The Elder Scrolls 5: Skyrim is a great game. It hit the shelves in 2011, and it’s still going strong since. Part of this success is the game’s inherent support for mods and player-created content. But with player-created content, always comes a level of instability.
Skyrim itself is already a game prone to crashes. Bethesda isn’t known for its engineering capabilities, and it shows. Glitches and crashes are frequent when playing Skyrim. Most of the time, the issue fixes itself, and you revert to your old save.
But what about when your game refuses to open or crashes at a specific location all the time? This scenario is where crash logs can help.
Table of Contents
What are crash logs?
Crash logs are files generated by a program when it encounters a problem and shuts itself off. These files contain vital data about what happened in the moments of the crash. It is the software equivalent of a black box on an airplane.
Looking at this data is a crucial step in troubleshooting software issues. Crash logs are used by almost all programs these days to help figure out bugs and coding errors.
If your Skyrim installation keeps crashing constantly, understanding crash logs is essential. Especially if you have a heavily modded game, crashes can be frequent and common on modded configurations.
These crashes can be game-breaking, and you might not know which mod, in particular, is causing the issue. Looking at the log files will help figure out what is going on.
How to Enable and Access Skyrim Crash Logs
Skyrim uses something called the Papyrus engine to describe and record log data. Papyrus Crash Logging is not enabled in Skyrim by default. These are the steps to enable it.
Step 1: Navigate to Skyrim.ini
Skyrim stores all of its game configuration on a “.ini” file in your user folder. Unless you are using special software like Mod Organizer 2, you can find your Skyrim.ini file in:
<Your Main Drive>\Users\<Your User Name>\Documents\My Games\Skyrim\
And if you have the special edition:
<Your Main Drive>\Users\<Your User Name>\Documents\My Games\Skyrim Special Edition\
If you are using Mod Organizer 2, your Skyrim.ini can be found in the Profiles section of the software. Click on the “open INIs folder” button, as shown in the picture below.
Step 2: Open Skyrim.ini
Once you find your Skyrim.ini file, you need to make some edits to it. I heavily recommend installing Notepad++ for this. The program is handy in the navigation of any .ini or config files.
Step 3: Edit Skyrim.ini
Search and look for a [Papyrus] section in the file. If you do not find any, add these lines to the end of the ini.
These are the commands that will activate Papyrus.
If you already have a [Papyrus] section, check to see if these terms are there and the values match. If not, edit it to look like the text above without touching any other settings.
Congratulations! You have now enabled Papyrus Crash Logging for Skyrim. Skyrim should start generating crash logs every time it crashes now. If not, redo the steps given above.

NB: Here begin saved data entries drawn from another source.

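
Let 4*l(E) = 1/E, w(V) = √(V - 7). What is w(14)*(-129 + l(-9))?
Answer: -4645*√7/36 ≈ -341.38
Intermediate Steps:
w(V) = √(-7 + V)
l(E) = 1/(4*E)
w(14)*(-129 + l(-9)) = √(-7 + 14)*(-129 + (¼)/(-9)) = √7*(-129 + (¼)*(-⅑)) = √7*(-129 - 1/36) = √7*(-4645/36) = -4645*√7/36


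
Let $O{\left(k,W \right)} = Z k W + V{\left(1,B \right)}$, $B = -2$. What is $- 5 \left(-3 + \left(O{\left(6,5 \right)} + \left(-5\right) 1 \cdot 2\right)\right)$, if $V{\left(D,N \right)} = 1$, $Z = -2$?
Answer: $360$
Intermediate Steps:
$O{\left(k,W \right)} = 1 - 2 W k$ ($O{\left(k,W \right)} = - 2 k W + 1 = - 2 W k + 1 = 1 - 2 W k$)
$- 5 \left(-3 + \left(O{\left(6,5 \right)} + \left(-5\right) 1 \cdot 2\right)\right) = - 5 \left(-3 + \left(\left(1 - 10 \cdot 6\right) + \left(-5\right) 1 \cdot 2\right)\right) = - 5 \left(-3 + \left(\left(1 - 60\right) - 10\right)\right) = - 5 \left(-3 - 69\right) = \left(-5\right) \left(-72\right) = 360$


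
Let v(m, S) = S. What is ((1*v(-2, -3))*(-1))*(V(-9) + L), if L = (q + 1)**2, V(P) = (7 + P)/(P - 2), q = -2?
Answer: 39/11 ≈ 3.5455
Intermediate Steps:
V(P) = (7 + P)/(-2 + P)
L = 1 (L = (-2 + 1)**2 = (-1)**2 = 1)
((1*v(-2, -3))*(-1))*(V(-9) + L) = ((1*(-3))*(-1))*((7 - 9)/(-2 - 9) + 1) = (-3*(-1))*(-2/(-11) + 1) = 3*(-1/11*(-2) + 1) = 3*(2/11 + 1) = 3*(13/11) = 39/11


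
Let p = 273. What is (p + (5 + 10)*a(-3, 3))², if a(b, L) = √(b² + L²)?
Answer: 78579 + 24570*√2 ≈ 1.1333e+5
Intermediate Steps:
a(b, L) = √(L² + b²)
(p + (5 + 10)*a(-3, 3))² = (273 + (5 + 10)*√(3² + (-3)²))² = (273 + 15*√(9 + 9))² = (273 + 15*√18)² = (273 + 15*(3*√2))² = (273 + 45*√2)²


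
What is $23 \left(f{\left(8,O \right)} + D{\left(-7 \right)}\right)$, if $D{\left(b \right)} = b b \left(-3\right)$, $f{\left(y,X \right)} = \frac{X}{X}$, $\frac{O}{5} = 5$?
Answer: $-3358$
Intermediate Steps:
$O = 25$ ($O = 5 \cdot 5 = 25$)
$f{\left(y,X \right)} = 1$
$D{\left(b \right)} = - 3 b^{2}$ ($D{\left(b \right)} = b^{2} \left(-3\right) = - 3 b^{2}$)
$23 \left(f{\left(8,O \right)} + D{\left(-7 \right)}\right) = 23 \left(1 - 3 \left(-7\right)^{2}\right) = 23 \left(1 - 147\right) = 23 \left(-146\right) = -3358$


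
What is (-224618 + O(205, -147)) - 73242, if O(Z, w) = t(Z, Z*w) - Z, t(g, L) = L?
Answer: -328200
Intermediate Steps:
O(Z, w) = -Z + Z*w (O(Z, w) = Z*w - Z = -Z + Z*w)
(-224618 + O(205, -147)) - 73242 = (-224618 + 205*(-1 - 147)) - 73242 = (-224618 + 205*(-148)) - 73242 = (-224618 - 30340) - 73242 = -254958 - 73242 = -328200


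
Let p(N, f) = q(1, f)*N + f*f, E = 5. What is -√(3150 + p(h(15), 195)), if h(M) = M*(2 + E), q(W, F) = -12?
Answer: -3*√4435 ≈ -199.79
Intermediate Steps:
h(M) = 7*M (h(M) = M*(2 + 5) = M*7 = 7*M)
p(N, f) = f² - 12*N (p(N, f) = -12*N + f*f = -12*N + f² = f² - 12*N)
-√(3150 + p(h(15), 195)) = -√(3150 + (195² - 84*15)) = -√(3150 + (38025 - 12*105)) = -√(3150 + (38025 - 1260)) = -√(3150 + 36765) = -√39915 = -3*√4435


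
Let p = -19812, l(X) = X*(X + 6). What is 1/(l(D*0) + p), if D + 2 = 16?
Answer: -1/19812 ≈ -5.0474e-5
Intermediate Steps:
D = 14 (D = -2 + 16 = 14)
l(X) = X*(6 + X)
1/(l(D*0) + p) = 1/((14*0)*(6 + 14*0) - 19812) = 1/(0*(6 + 0) - 19812) = 1/(0*6 - 19812) = 1/(0 - 19812) = 1/(-19812) = -1/19812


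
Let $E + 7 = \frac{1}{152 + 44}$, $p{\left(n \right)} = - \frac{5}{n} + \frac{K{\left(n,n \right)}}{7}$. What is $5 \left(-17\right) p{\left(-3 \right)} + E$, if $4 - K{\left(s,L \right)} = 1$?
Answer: $- \frac{108833}{588} \approx -185.09$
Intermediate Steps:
$K{\left(s,L \right)} = 3$ ($K{\left(s,L \right)} = 4 - 1 = 3$)
$p{\left(n \right)} = \frac{3}{7} - \frac{5}{n}$ ($p{\left(n \right)} = - \frac{5}{n} + \frac{3}{7} = \frac{3}{7} - \frac{5}{n}$)
$E = - \frac{1371}{196}$ ($E = -7 + \frac{1}{152 + 44} = -7 + \frac{1}{196} = - \frac{1371}{196} \approx -6.9949$)
$5 \left(-17\right) p{\left(-3 \right)} + E = 5 \left(-17\right) \left(\frac{3}{7} - \frac{5}{-3}\right) - \frac{1371}{196} = - 85 \left(\frac{3}{7} - - \frac{5}{3}\right) - \frac{1371}{196} = - 85 \left(\frac{3}{7} + \frac{5}{3}\right) - \frac{1371}{196} = \left(-85\right) \frac{44}{21} - \frac{1371}{196} = - \frac{3740}{21} - \frac{1371}{196} = - \frac{108833}{588}$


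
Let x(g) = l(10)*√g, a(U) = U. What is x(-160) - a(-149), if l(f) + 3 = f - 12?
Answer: 149 - 20*I*√10 ≈ 149.0 - 63.246*I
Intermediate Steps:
l(f) = -15 + f (l(f) = -3 + (f - 12) = -3 + (-12 + f) = -15 + f)
x(g) = -5*√g (x(g) = (-15 + 10)*√g = -5*√g)
x(-160) - a(-149) = -20*I*√10 - 1*(-149) = -20*I*√10 + 149 = 149 - 20*I*√10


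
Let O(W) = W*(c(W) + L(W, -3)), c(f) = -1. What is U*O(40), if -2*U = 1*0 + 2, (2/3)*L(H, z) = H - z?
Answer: -2540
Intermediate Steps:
L(H, z) = -3*z/2 + 3*H/2 (L(H, z) = 3*(H - z)/2 = -3*z/2 + 3*H/2)
U = -1 (U = -(1*0 + 2)/2 = -(0 + 2)/2 = -½*2 = -1)
O(W) = W*(7/2 + 3*W/2) (O(W) = W*(-1 + (-3/2*(-3) + 3*W/2)) = W*(-1 + (9/2 + 3*W/2)) = W*(7/2 + 3*W/2))
U*O(40) = -40*(7 + 3*40)/2 = -40*(7 + 120)/2 = -40*127/2 = -1*2540 = -2540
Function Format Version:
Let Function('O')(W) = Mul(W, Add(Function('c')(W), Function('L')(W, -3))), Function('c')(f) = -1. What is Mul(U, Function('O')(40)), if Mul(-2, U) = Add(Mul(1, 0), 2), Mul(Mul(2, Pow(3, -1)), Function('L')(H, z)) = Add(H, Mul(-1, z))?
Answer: -2540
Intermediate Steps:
Function('L')(H, z) = Add(Mul(Rational(-3, 2), z), Mul(Rational(3, 2), H)) (Function('L')(H, z) = Mul(Rational(3, 2), Add(H, Mul(-1, z))) = Add(Mul(Rational(-3, 2), z), Mul(Rational(3, 2), H)))
U = -1 (U = Mul(Rational(-1, 2), Add(Mul(1, 0), 2)) = Mul(Rational(-1, 2), Add(0, 2)) = Mul(Rational(-1, 2), 2) = -1)
Function('O')(W) = Mul(W, Add(Rational(7, 2), Mul(Rational(3, 2), W))) (Function('O')(W) = Mul(W, Add(-1, Add(Mul(Rational(-3, 2), -3), Mul(Rational(3, 2), W)))) = Mul(W, Add(-1, Add(Rational(9, 2), Mul(Rational(3, 2), W)))) = Mul(W, Add(Rational(7, 2), Mul(Rational(3, 2), W))))
Mul(U, Function('O')(40)) = Mul(-1, Mul(Rational(1, 2), 40, Add(7, Mul(3, 40)))) = Mul(-1, Mul(Rational(1, 2), 40, Add(7, 120))) = Mul(-1, Mul(Rational(1, 2), 40, 127)) = Mul(-1, 2540) = -2540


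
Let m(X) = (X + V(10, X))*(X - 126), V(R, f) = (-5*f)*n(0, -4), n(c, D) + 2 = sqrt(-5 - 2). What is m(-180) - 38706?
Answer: 567174 - 275400*I*sqrt(7) ≈ 5.6717e+5 - 7.2864e+5*I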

The next part of your troubleshooting should be to take a look at these logs.
Step 1: Finding your crash logs
You can find the generated logs in the same folder you found your Skyrim.ini file in the above section. Go to the Skyrim.ini folder and open the new folder called logs. Inside it will be another folder called script. This folder is where Skyrim generates the logs.
It should look something like this:
Step 2: Opening your crash logs
The Papyrus.0 file will always be the latest crash log. It will not always be the one that should interest you. The file with the same generation time as your game crash is the one you should pay attention to. Configure your explorer to show timestamps if you have difficulty finding the required log file.
Go ahead and open the log with the matching timestamp. Again, I recommend using Notepad++. It will open up the file in a much more manageable way.
Step 3: Understanding your crash log
Scroll to the bottom. It should show you the last thing the game recorded before it shut off. This place is where you’ll find the culprit behind the crash.
Look for error messages in the last significant timestamp inside the file. The list of possible messages is vast. The best thing to do now is to copy the error message and look it up on a search engine.
Chances are someone else with the same issue has made a post in a forum of a particular mod. There are thousands of mods out there, and everyone’s error messages will vary.
Common examples of error messages are missing .esm/esp files or driver issues. If you see that you are missing something called Dragonborn.esm, Hearthfire.esm, or Dawnguard.esm, you might not have the required DLC installed.
The best thing to do then is to reinstall the game and the DLC. Missing DLC is usually the most common error.
Dealing with constant crashing
If the crash logs do not help you figure out the problem, the next best thing is to optimize your load order.
This is where LOOT comes in. LOOT stands for Load Order Optimization Tool. It can troubleshoot what mods are conflicting with each other or if there are mods with missing masters.
Download and run LOOT. Select Skyrim at the section shown above. You can install it anywhere in your system. Running it will provide you with the list of mods you have installed and show you any problems with the modlist.
Pressing the three lines beside your game title automatically sorts your mods for you. Your game will run better and smoother than before and might stop crashing entirely.